While it's impossible to invite chefs like Emeril Lagasse and Mario Batali to cook for us at home (unless we are named Martha Stewart or Gwyneth Paltrow), their branded food products promise accessible and affordable substitutes. But according to new taste-test reviews in Consumer Reports' October issue, some of these celebrity-branded products are not as tasty as their labels suggest.
The consumer watchdog found that not all "celebrity" labels (including those tied to famous chefs, actors and restaurants) are worth their price. In fact, about half of the soups, dressings and pasta sauces tested by blind taste-testers earned little more than a shrug, with Consumer Reports saying some had no better quality or taste than mainstream brands such as Campbell's, Kraft, or Progresso.
Based on the report, the following products received merely "good" or "fair" reviews and were ranked at the bottom of their list:
(To see what DID make the list of worthwhile buys, check out the accompanying article.)
Balsamic Vinaigrette Salad Dressings
- Newman's Own Balsamic Vinaigrette. Consumer Reports calls this dressing, "salty and sour, with dehydrated herb notes. Hard-to-identify oil and balsamic character detracted from the overall quality. Left an oily feeling in testers' mouths." Price: $4 (16 oz.)
- Emeril's Balsamic Vinaigrette. "Moderately salty, with sour and dehydrated herb and onion notes," says Consumer Reports. "Lacked identifiable olive oil and balsamic flavors." Price: $2.60 (8 oz.)
- Delmonico's Restaurant Balsamic Vinaigrette. CR says this dressing "lacked identifiable olive oil and balsamic flavors" and was "moderately salty." Price: $4.67 (12 oz.)
In general, the pasta sauces tested weren't horrible, but these three ranked at the bottom of 12 others tested.
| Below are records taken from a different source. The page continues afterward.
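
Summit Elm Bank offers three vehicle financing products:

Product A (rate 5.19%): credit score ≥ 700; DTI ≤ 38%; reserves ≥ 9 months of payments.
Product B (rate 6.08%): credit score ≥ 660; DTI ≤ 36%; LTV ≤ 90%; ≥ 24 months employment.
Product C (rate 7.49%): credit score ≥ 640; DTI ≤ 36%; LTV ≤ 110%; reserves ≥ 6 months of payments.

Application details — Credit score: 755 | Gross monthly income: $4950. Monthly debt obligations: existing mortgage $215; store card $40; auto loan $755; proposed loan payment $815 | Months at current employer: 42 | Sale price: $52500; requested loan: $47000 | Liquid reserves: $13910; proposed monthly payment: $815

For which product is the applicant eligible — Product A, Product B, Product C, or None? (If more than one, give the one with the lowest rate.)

Total debts = (215 + 40 + 755 + 815) = 1,825; DTI = 1,825/4,950 = 36.9%.
LTV = 47,000/52,500 = 89.5%.
Reserves = 13,910/815 = 17.1 months.
Product A: score 755 ≥ 700; DTI 36.9% ≤ 38%; reserves 17.1 ≥ 9 mo → qualifies.
Product B: score 755 ≥ 660; DTI 36.9% > 36%; LTV 89.5% ≤ 90%; employment 42 ≥ 24 mo → does not qualify.
Product C: score 755 ≥ 640; DTI 36.9% > 36%; LTV 89.5% ≤ 110%; reserves 17.1 ≥ 6 mo → does not qualify.

Product A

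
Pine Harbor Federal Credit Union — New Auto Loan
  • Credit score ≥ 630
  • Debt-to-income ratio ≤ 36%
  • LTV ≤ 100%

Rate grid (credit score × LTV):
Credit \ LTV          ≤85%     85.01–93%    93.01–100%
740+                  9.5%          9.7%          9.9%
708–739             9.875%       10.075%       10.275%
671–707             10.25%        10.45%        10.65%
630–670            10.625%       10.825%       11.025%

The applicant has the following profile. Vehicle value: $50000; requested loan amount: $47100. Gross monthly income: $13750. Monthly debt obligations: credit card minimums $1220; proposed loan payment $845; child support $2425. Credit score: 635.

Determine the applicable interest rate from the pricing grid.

11.025%

Credit score 635 ≥ 630; Total monthly debts = (1,220 + 845 + 2,425) = 4,490. DTI: 4,490 ÷ 13,750 = 32.7%, within the 36% cap
LTV: 47,100 ÷ 50,000 = 94.2%, within 100% cap
Row: 635 falls in 630–670. Column: 94.2% falls in 93.01–100%. Rate = 11.025%.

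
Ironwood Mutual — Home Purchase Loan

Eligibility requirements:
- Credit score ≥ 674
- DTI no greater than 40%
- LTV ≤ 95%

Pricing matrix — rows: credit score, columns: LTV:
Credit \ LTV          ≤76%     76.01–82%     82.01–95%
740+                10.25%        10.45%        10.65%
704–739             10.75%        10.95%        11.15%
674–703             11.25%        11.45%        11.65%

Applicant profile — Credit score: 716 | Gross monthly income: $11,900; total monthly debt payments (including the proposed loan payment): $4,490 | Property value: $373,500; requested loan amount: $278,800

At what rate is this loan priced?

10.75%

Credit score 716 ≥ 674; DTI = 4,490/11,900 = 37.7% ≤ 40%
LTV = 278,800/373,500 = 74.6% ≤ 95%
Credit 716 → row 704–739; LTV 74.6% → column ≤76%. Grid cell → 10.75%.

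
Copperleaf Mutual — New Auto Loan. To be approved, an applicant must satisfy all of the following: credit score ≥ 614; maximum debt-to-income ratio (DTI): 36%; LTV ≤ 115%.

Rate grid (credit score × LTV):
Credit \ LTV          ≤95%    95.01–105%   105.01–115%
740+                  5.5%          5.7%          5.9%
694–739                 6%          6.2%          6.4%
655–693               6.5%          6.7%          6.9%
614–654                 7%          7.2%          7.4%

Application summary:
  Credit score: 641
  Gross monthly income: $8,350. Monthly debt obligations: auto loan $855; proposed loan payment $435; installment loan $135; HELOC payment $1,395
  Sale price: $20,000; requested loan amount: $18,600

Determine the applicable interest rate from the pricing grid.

Credit score 641 ≥ 614; Total monthly debts = (855 + 435 + 135 + 1,395) = 2,820. DTI: 2,820 ÷ 8,350 = 33.8%, within the 36% cap
Loan-to-value = 18,600/20,000 = 93% — pass (115% max)
Row: 641 falls in 614–654. Column: 93% falls in ≤95%. Rate = 7%.

7%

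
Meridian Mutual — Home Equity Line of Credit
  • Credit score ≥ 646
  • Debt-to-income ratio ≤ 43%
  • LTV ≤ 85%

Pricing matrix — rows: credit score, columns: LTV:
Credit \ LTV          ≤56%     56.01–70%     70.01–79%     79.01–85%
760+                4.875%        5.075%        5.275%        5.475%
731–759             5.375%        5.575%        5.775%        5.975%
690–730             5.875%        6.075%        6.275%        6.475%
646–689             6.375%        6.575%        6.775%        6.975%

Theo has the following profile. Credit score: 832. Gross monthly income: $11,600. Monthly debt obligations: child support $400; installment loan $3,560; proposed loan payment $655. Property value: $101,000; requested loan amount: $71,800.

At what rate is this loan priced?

5.275%

Credit score 832 ≥ 646; Total monthly debts = (400 + 3,560 + 655) = 4,615. DTI: 4,615 ÷ 11,600 = 39.8%, within the 43% cap
LTV = 71,800/101,000 = 71.1% ≤ 85%
Credit 832 → row 760+; LTV 71.1% → column 70.01–79%. Grid cell → 5.275%.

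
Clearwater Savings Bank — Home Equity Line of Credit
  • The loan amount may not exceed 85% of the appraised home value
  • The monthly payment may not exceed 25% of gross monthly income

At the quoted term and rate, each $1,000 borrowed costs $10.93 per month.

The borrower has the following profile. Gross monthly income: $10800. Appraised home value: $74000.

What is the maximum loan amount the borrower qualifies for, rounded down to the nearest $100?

$62,900

Payment cap: 25% × $10,800 = $2,700/month.
At $10.93 per $1,000, that supports 2,700/10.93 × 1,000 ≈ $247,026 → $247,000.
LTV cap: 85% × $74,000 = $62,900 → $62,900.
Binding constraint: loan-to-value.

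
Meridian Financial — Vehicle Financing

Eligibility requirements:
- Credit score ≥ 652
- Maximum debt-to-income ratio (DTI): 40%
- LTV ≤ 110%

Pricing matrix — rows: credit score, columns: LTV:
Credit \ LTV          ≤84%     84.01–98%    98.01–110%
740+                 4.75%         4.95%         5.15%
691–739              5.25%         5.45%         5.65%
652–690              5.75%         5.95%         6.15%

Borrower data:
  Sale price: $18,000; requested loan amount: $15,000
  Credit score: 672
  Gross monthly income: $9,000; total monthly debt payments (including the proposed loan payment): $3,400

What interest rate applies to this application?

5.75%

Credit score 672 ≥ 652; DTI = 3,400/9,000 = 37.8% ≤ 40%
Loan-to-value = 15,000/18,000 = 83.3% — pass (110% max)
Credit 672 → row 652–690; LTV 83.3% → column ≤84%. Grid cell → 5.75%.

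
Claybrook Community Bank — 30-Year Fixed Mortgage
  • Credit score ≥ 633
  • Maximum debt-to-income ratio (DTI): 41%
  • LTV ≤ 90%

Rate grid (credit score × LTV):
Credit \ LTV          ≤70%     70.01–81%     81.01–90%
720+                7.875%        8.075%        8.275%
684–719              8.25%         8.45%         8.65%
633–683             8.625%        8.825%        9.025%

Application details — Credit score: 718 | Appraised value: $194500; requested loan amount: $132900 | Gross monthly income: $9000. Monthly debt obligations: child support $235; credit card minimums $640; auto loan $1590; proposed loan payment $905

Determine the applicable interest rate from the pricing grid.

8.25%

Credit score 718 ≥ 633; Total monthly debts = (235 + 640 + 1,590 + 905) = 3,370. DTI = 3,370/9,000 = 37.4% ≤ 41%
LTV = 132,900/194,500 = 68.3% ≤ 90%
Row: 718 falls in 684–719. Column: 68.3% falls in ≤70%. Rate = 8.25%.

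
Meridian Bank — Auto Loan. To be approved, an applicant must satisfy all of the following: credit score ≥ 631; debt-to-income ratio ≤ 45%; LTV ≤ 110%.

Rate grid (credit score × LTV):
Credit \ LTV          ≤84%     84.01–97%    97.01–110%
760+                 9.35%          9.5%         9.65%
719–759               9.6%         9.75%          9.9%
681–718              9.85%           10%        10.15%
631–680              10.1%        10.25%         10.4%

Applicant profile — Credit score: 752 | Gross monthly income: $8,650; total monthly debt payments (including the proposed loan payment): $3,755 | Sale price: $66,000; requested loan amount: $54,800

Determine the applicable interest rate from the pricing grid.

Credit score 752 ≥ 631; Debt-to-income = 3,755/8,650 = 43.4% — meets 45% limit
LTV = 54,800/66,000 = 83% ≤ 110%
Row: 752 falls in 719–759. Column: 83% falls in ≤84%. Rate = 9.6%.

9.6%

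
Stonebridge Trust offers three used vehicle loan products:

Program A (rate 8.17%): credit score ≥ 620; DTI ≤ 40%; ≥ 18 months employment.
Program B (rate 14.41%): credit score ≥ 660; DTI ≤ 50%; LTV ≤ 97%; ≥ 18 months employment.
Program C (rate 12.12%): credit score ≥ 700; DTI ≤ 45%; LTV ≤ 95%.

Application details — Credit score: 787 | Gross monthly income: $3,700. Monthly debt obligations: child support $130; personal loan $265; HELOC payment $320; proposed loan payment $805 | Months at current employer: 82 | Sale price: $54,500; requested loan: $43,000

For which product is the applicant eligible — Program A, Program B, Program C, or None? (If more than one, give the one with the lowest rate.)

Program C

Total debts = (130 + 265 + 320 + 805) = 1,520; DTI = 1,520/3,700 = 41.1%.
LTV = 43,000/54,500 = 78.9%.
Program A: score 787 ≥ 620; DTI 41.1% > 40%; employment 82 ≥ 18 mo → does not qualify.
Program B: score 787 ≥ 660; DTI 41.1% ≤ 50%; LTV 78.9% ≤ 97%; employment 82 ≥ 18 mo → qualifies.
Program C: score 787 ≥ 700; DTI 41.1% ≤ 45%; LTV 78.9% ≤ 95% → qualifies.
Qualifying: Program B, Program C. Lowest rate is 12.12% → Program C.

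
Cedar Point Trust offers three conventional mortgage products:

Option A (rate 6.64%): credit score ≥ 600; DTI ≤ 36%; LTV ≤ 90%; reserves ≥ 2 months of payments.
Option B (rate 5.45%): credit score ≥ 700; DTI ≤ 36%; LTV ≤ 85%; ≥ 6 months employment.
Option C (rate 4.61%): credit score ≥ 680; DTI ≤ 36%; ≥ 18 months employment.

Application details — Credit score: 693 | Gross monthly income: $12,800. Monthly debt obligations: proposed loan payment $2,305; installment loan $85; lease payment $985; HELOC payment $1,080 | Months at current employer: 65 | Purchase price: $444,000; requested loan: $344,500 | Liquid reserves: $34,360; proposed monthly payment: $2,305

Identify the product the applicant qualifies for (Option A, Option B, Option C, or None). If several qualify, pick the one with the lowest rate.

Option C

Total debts = (2,305 + 85 + 985 + 1,080) = 4,455; DTI = 4,455/12,800 = 34.8%.
LTV = 344,500/444,000 = 77.6%.
Reserves = 34,360/2,305 = 14.9 months.
Option A: score 693 ≥ 600; DTI 34.8% ≤ 36%; LTV 77.6% ≤ 90%; reserves 14.9 ≥ 2 mo → qualifies.
Option B: score 693 < 700; DTI 34.8% ≤ 36%; LTV 77.6% ≤ 85%; employment 65 ≥ 6 mo → does not qualify.
Option C: score 693 ≥ 680; DTI 34.8% ≤ 36%; employment 65 ≥ 18 mo → qualifies.
Qualifying: Option A, Option C. Lowest rate is 4.61% → Option C.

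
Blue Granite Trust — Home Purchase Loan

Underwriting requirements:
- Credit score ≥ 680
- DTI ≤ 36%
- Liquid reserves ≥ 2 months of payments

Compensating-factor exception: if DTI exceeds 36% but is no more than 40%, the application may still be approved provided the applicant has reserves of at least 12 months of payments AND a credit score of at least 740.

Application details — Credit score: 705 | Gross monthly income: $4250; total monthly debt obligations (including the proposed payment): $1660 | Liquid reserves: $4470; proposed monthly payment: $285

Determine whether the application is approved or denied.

Denied

Credit score 705 ≥ 680 (meets base)
DTI = 1,660/4,250 = 39.1% > 36% — standard DTI limit exceeded.
Reserves: 4,470 ÷ 285 = 15.7 months (meets 2-month minimum)
DTI 39.1% is within the 36%–40% exception band; checking compensating factors.
Reserves 15.7 ≥ 12 months; credit score 705 < 740.
Compensating-factor requirement not fully met.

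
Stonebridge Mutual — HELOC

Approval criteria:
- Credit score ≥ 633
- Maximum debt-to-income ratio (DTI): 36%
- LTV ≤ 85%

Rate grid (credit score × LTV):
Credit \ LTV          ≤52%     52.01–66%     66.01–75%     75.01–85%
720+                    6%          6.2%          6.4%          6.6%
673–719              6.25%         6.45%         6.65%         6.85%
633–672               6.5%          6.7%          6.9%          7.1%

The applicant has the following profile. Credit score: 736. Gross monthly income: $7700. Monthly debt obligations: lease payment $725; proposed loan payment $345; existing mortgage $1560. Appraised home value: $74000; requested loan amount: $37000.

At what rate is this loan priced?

6%

Credit score 736 ≥ 633; Total monthly debts = (725 + 345 + 1,560) = 2,630. DTI: 2,630 ÷ 7,700 = 34.2%, within the 36% cap
LTV = 37,000/74,000 = 50% ≤ 85%
Credit 736 → row 720+; LTV 50% → column ≤52%. Grid cell → 6%.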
- Emeril's Home Style Marinara. If you like your pasta sauce to be sweet, this may be for you, but CR says the product has a "tomato-paste-like flavor" and a "highly processed impression." Price: $3.88 (25 oz.)
- Newman's Own Marinara. Smooth and thick, with a tomato-paste-like flavor, a big dehydrated oregano taste, and a touch of heat. Like Emeril's sauce above, this one also had a "highly processed impression." Price: $2.85 (24 oz.)
- Muir Glen Organic Tomato Basil. We might debate the inclusion of John Muir, the tomato company's namesake, as a celebrity -- but since CR included it, we will do so as well. And this one earned another "highly processed impression" from CR's taste testers, who also called it a "chunky, thick, sweet, dark-red sauce, with tomato-paste-like character and the intense flavor of dehydrated herbs, especially oregano." Price: $4.55 (25.5 oz.)
- Muir Glen Organic Tomato Basil. "A moderately thick, dark-red soup that tastes mostly like tomato paste and strong dehydrated seasonings, including oregano. Very slightly sweet. Large and small tomato pieces. Highly processed impression; harsh, bitter notes." Price: $2.72 (14.6 oz.)
- Nathan Pritikin Reduced Sodium Minestrone. Pritikin was famous for being among the first to promote fitness and healthy eating. Their soups are primarily fat-free and have reduced sodium, but CR says this particular flavor, while only containing 290mg of sodium, is "highly processed ... with mushy whole-wheat pasta spirals, almost tasteless mushy vegetables, and a metallic off-note." Ouch. Price: $2.25 (15 oz.)